September in Eastport is a feast for the eyes. The native landscape cascades down granite escarpments into backyards and roadsides and you are surrounded by color, bright orange-red berries of mountain ash, pink and blue wild raisins, sky-blue asters bunched among the lichen-crusted rocks and along the deer paths, carpets of dark-green juniper and blueberry. And always the bays, Cobscook or Passamaquoddy, sparkling in the near distance.

There is a sense of place in Eastport in September. The landscape defines the place and there is no other place like it.

Oh sure, there are the transplanted weeds from away, the Norway maples that line Washington Street down to the breakwater, their seedlings turning vacant lots into wastelands, or the occasional Japanese barberry trying to look at home among the natives. But in large part the juggernaut of commercial horticulture that has turned the rest of our country into sameness has passed Eastport by, and good riddance.

There is no local garden center in Eastport, no one pushing European mountain ash, non-native viburnums, or that weedy maple. Somewhere gardeners find what they need to cultivate flower beds and vegetable gardens next to homes nestled in the native landscape. It seems the purest form of cultivation.

And so on September afternoons I wander deer paths over the granite outcrop behind the elementary school, across the street from the high school where I teach. At the top I might stop to watch the soccer team on the field below, but not for long. You can’t stop for long in this place without the imported red ants finding you, grabbing hold of your foot or leg. It is an encounter that you will not soon forget.

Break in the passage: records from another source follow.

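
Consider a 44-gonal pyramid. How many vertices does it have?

A pyramid on an n-gon base has one n-gon and n triangles: V = 44 + 1 = 45, E = 2·44 = 88, F = 44 + 1 = 45.

45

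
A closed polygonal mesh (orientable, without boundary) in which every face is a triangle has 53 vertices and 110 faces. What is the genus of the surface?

2

Every face is a triangle, so 2E = 3·110 = 330, giving E = 165.
χ = V − E + F = 53 − 165 + 110 = -2.
For a closed orientable surface χ = 2 − 2g, so g = (2 − (-2))/2 = 2.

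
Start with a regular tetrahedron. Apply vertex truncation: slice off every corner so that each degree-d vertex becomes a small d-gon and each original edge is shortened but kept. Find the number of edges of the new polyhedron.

18

The base solid has V = 4, E = 6, F = 4.
Truncation replaces each original edge-end by a new vertex, so V′ = 2E = 12.
Each original edge survives, and each old vertex of degree d contributes d new edges; summing degrees gives Σd = 2E, so E′ = E + 2E = 3E = 18.
Each original face survives and each original vertex becomes one new face: F′ = F + V = 8.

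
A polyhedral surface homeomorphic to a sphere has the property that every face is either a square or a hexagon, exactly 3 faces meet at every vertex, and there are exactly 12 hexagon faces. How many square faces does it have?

6

Let x be the number of squares; then F = 12 + x.
Edge–face incidences: 2E = 6·12 + 4·x = 72 + 4x.
Every vertex has degree 3, so 3V = 2E.
Euler: V − E + F = 2 ⇒ (2E)/3 − E + (12 + x) = 2.
Multiply by 6: 2·(2E) − 3·(2E) + 6·(12 + x) = 12, i.e. 72 + 6x − (72 + 4x) = 12.
Collecting terms: 2x = 12, so x = 6.
Then 2E = 72 + 4·6 = 96, so E = 48, V = 2E/3 = 32, F = 12 + 6 = 18.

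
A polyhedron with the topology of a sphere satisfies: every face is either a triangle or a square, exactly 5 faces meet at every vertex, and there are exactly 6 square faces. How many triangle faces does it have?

32

Let x be the number of triangles; then F = 6 + x.
Edge–face incidences: 2E = 4·6 + 3·x = 24 + 3x.
Every vertex has degree 5, so 5V = 2E.
Euler: V − E + F = 2 ⇒ (2E)/5 − E + (6 + x) = 2.
Multiply by 10: 2·(2E) − 5·(2E) + 10·(6 + x) = 20, i.e. 60 + 10x − 3·(24 + 3x) = 20.
Collecting terms: x − 12 = 20, so x = 32.
Then 2E = 24 + 3·32 = 120, so E = 60, V = 2E/5 = 24, F = 6 + 32 = 38.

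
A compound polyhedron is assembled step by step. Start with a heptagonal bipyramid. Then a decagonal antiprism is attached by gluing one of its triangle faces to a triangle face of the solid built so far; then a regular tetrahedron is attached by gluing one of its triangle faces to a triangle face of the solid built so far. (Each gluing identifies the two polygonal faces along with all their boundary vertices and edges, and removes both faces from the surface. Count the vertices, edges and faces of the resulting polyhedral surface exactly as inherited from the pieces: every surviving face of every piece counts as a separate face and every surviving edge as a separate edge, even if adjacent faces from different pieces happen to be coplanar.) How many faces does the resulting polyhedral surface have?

36

A heptagonal bipyramid: V=9, E=21, F=14.
Attach a decagonal antiprism (V=20, E=40, F=22) along a 3-gon: merge 3 vertices and 3 edges, delete both glued faces → V=26, E=58, F=34.
Attach a regular tetrahedron (V=4, E=6, F=4) along a 3-gon: merge 3 vertices and 3 edges, delete both glued faces → V=27, E=61, F=36.
Check: V − E + F = 27 − 61 + 36 = 2.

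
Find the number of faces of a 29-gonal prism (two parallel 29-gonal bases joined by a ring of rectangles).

A prism on an n-gon has two n-gon bases and n rectangular sides: V = 2·29 = 58, E = 3·29 = 87, F = 29 + 2 = 31.

31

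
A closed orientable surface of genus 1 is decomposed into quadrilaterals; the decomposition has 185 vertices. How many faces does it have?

185

χ = 2 − 2·1 = 0, and every face is a square so 4F = 2E.
V − E + F = 0 with E = 4F/2 gives 185 − (4/2 − 1)·F = 0, so F = 185 and E = 370.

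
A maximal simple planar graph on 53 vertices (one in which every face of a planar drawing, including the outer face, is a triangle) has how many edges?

153

In a plane triangulation 3F = 2E and V − E + F = 2, so E = 3V − 6 = 3·53 − 6 = 153.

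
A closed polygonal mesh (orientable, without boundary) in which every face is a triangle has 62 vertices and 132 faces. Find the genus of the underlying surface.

3

Every face is a triangle, so 2E = 3·132 = 396, giving E = 198.
χ = V − E + F = 62 − 198 + 132 = -4.
For a closed orientable surface χ = 2 − 2g, so g = (2 − (-4))/2 = 3.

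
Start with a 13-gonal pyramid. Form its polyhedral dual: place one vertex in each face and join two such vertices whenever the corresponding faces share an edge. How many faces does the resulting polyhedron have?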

I try to stay on the rocks, avoid stepping on the groundcover of native blueberry, juniper, bunchberry and rhodora. In pockets of soil between the rocks grow wild raisin viburnums (Viburnum nudum var. cassinoides), large, bushy shrubs that are covered in mid-September with clusters of ripening fruits, berries that turn from pink to blue to black as they mature. The fruits do not all mature at the same time, even within a single cluster, producing a striking mix of color on every shrub.

It is easy to miss this sudden display of color, for the transformation from fiery pink to dark purple is rapid. Henry David Thoreau described plucking cymes of pink berries and putting them into his hat for their beauty, half of them turning dark purple before he arrived home. “And, moreover, those which before were hard and bitter, as soon as they turn dark purple are soft and edible, having somewhat of a wild-cherry flavor — but a large seed. It is a singular and sudden chemical change.”

Wild raisin grows elsewhere in Maine, in woodland swamps and bogs, old fields and forests, but nowhere have I seen them grow as large or numerous as they do in Eastport. Marjorie and I found one growing at the edge of the garden in Ellsworth a few years back and cleared around it, hoping to enjoy its flowers and fruits. The viburnum leaf beetle, an extremely destructive non-native beetle that feeds on wild raisin and other native viburnums, found it quickly.

Last year my students and I found viburnum leaf beetle egg casings on a wild raisin in Eastport, but only on the one plant. No doubt there were others, but so far there does not seem to be an infestation. Maybe the red ants are helping.

No, I am not recommending wild raisin for the home landscape. Unless, of course, you live in an area where it grows wild, and it happens to find you.